Dina, her husband, and her son huddled in the lobby for hours before they were given a shelter placement in Queens. They set out into the cold. “We didn’t have any clothes beyond what we were wearing,” said Dina. “My son began to cry from the cold.”

Another asylum seeker offered her pink winter coat to Dina’s son. He was too cold, Dina recalled, to object to the color. Hours later they were sent out to find their way, without a working cell phone, to a shelter in Queens.

The family stayed for 30 days in the Queens shelter, then returned with all of their possessions to the Roosevelt for another wait to be assigned a room in Brooklyn.

Dina’s son didn’t go to school while they were in Brooklyn. “I fell into a depression there because my son couldn’t study,” she said. “I was very lost.”

A month later, they returned to the Roosevelt for another placement. Dina was visibly pregnant and they were assigned a room there. A social worker — the first one she mentioned encountering in the shelter system — helped Dina and her husband apply for work permits.

At the Roosevelt, the family of three  shared a single room and one bed. They didn’t have access to a kitchen, and the family missed having home-cooked Venezuelan food, Dina said. Her son lost weight.

“They never told us what was happening,” she said, “but we put up with it because they gave us stability, more than anything.”

Later the same month, in March New York City reached a legal settlement with Coalition for the Homeless and The Legal Aid Society regarding the “right to shelter” requirements the Adams administration had been trying to roll back for the city’s newest arrivals.

Migrants would now be guaranteed a room for no more than 60 days.

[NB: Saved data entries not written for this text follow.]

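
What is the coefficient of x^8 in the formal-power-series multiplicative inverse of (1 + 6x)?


The inverse is 1/(1 + 6x). Apply the geometric identity 1/(1 - y) = sum_{k>=0} y^k with y = -6x:
1/(1 + 6x) = sum_{k>=0} (-6)^k x^k.
So the coefficient of x^8 is (-6)^8 = 1679616.

1679616


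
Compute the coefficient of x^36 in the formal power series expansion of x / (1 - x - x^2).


Let f(x) = sum_{k>=0} a_k x^k. Multiplying f(x) * (1 - x - x^2) = x and matching coefficients gives a_0 = 0, a_1 = 1, and a_k = a_{k-1} + a_{k-2} for k >= 2. These are the Fibonacci numbers F_k.
Iterating from F_0 = 0, F_1 = 1:
F_0=0, F_1=1, F_2=1, F_3=2, F_4=3, F_5=5, F_6=8, F_7=13, F_8=21, F_9=34, ...
F_36 = 14930352.

14930352


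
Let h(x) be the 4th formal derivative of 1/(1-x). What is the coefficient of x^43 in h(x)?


Differentiating 4 times: d^4/dx^4 [1/(1-x)] = 4!/(1-x)^5.
The expansion 1/(1-x)^5 = sum_{k>=0} C(k+4, 4) x^k, so the coefficient of x^n in 4!/(1-x)^5 is 4! * C(n+4, 4).
For n = 43: 24 * C(47, 4) = 24 * 178365 = 4280760

4280760


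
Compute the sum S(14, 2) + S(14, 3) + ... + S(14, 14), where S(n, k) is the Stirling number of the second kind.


By definition, S(n, k) counts partitions of an n-set into exactly k nonempty blocks.
Computing row n = 14 for k = 2..14:
S(14, k): 8191, 788970, 10391745, 40075035, 63436373, 49329280, 20912320, 5135130, 752752, 66066, 3367, 91, 1
Sum = 190899321.

190899321


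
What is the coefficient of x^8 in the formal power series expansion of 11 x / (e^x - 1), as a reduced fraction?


The exponential generating function for Bernoulli numbers is
x / (e^x - 1) = sum_{k>=0} B_k x^k / k!.
So the coefficient of x^8 in 11 x / (e^x - 1) is 11 B_8 / 8!.
Computing: B_8 = -1/30, 8! = 40320, giving
11 * -1/30 / 40320 = -11/1209600.

-11/1209600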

When their time ran out, families would have to pack up their belongings and return to the Roosevelt to request a new stay.

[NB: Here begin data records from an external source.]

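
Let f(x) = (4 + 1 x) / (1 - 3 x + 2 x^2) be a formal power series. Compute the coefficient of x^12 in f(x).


Write f(x) = sum_{k>=0} a_k x^k. Multiplying both sides by 1 - 3 x + 2 x^2 gives
(1 - 3 x + 2 x^2) sum_{k>=0} a_k x^k = 4 + 1 x.
Matching coefficients:
 x^0: a_0 = 4
 x^1: a_1 - 3 a_0 = 1  =>  a_1 = 3*4 + 1 = 13
 x^k (k >= 2): a_k = 3 a_{k-1} - 2 a_{k-2}.
Iterating: a_2 = 31, a_3 = 67, a_4 = 139, a_5 = 283, a_6 = 571, a_7 = 1147, a_8 = 2299, a_9 = 4603, a_10 = 9211, a_11 = 18427, a_12 = 36859.
So the coefficient of x^12 is 36859.

36859


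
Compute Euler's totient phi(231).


phi(n) counts integers in [1, n] coprime to n. Using the multiplicative formula phi(n) = n * prod_{p | n} (1 - 1/p):
231 = 3 * 7 * 11, so
phi(231) = 231 * (1 - 1/3) * (1 - 1/7) * (1 - 1/11) = 120.

120


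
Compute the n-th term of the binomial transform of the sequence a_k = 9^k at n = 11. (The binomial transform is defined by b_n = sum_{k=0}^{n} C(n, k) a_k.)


With a_k = 9^k, b_n = sum_{k=0}^{n} C(n, k) 9^k = (1 + 9)^n by the binomial theorem.
For n = 11: (1 + 9)^11 = 10^11 = 100000000000.

100000000000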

Dina and her family gradually settled into the hotel. Parents, she said, would look out for each other. “Everyone helped each other,” she said. “If there was a mother who was working, the others would offer to help” with their children.

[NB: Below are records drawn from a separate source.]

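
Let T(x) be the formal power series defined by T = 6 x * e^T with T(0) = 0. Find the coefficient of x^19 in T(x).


Apply the Lagrange inversion formula: if T = 6 x * phi(T) with phi(t) = e^t, then
[x^n] T = 6^n * (1/n) [t^(n-1)] phi(t)^n = 6^n * (1/n) [t^(n-1)] e^(n t) = 6^n * (1/n) * n^(n-1) / (n-1)! = 6^n * n^(n-1) / n!.
When c = 1 this is the Cayley count of rooted labeled trees on n vertices, divided by n!.
For n = 19: 6^19 * 19^18 / 19! = 609359740010496 * 104127350297911241532841/121645100408832000 = 7766672725568034822660288264/14889875.

7766672725568034822660288264/14889875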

Dina had some limited prenatal support from the hotel, she said, but there was “no support” for her eight-year-old son, who was adjusting to a new country and language. “There was never anyone looking out for him, not one person caring for him, not even a social worker.”

By the time their 60 days were up, Dina was eight months pregnant. The family was granted an extension at the Roosevelt.

Dina gave birth a month early, through an emergency cesarean section.

The family was still at the Roosevelt this March, when later reporting revealed that Deputy Mayor for Public Safety and longtime Adams ally Kaz Daughtry worked with Trump “border czar” Tom Homan to plan large-scale immigration raids at the Roosevelt and another Manhattan shelter. Those plans were scrapped after Police Commissioner Jessica Tisch blocked the effort, the New York Times reported.

In May, just as her baby was turning one, Dina and her family were told the Roosevelt was closing and they would need to seek a new placement. They were assigned to a shelter 20 blocks south.

The family packed up their belongings and moved again, to their fourth assignment in 18 months. In a few weeks, with minimal information from shelter management, they’ll have to apply for another new placement.

‘The Same Scared Look’

School dropoffs are done for the summer, and the Roosevelt’s welcome center is no more. Pakistan International Airlines is reportedly looking to sell the property as their three-year, $220-million contract with the city winds down.

Still, at least ten people arrive at the hotel every day seeking shelter, the 20-year hotel employee said. That comes as the Adams administration reports that fewer than 100 migrants are now arriving in the city.

Some come with babies and small children. “They look lost,” the employee said. “They all got the same scared look.”

They walk up to the shuttered doors of the hotel, read the notices pasted to the glass — in Spanish, Fulani, Bengali, Ukrainian, and other languages — informing them of the permanent closure of the arrival center and redirecting them to other intake centers around the city. Then, they continue on their way.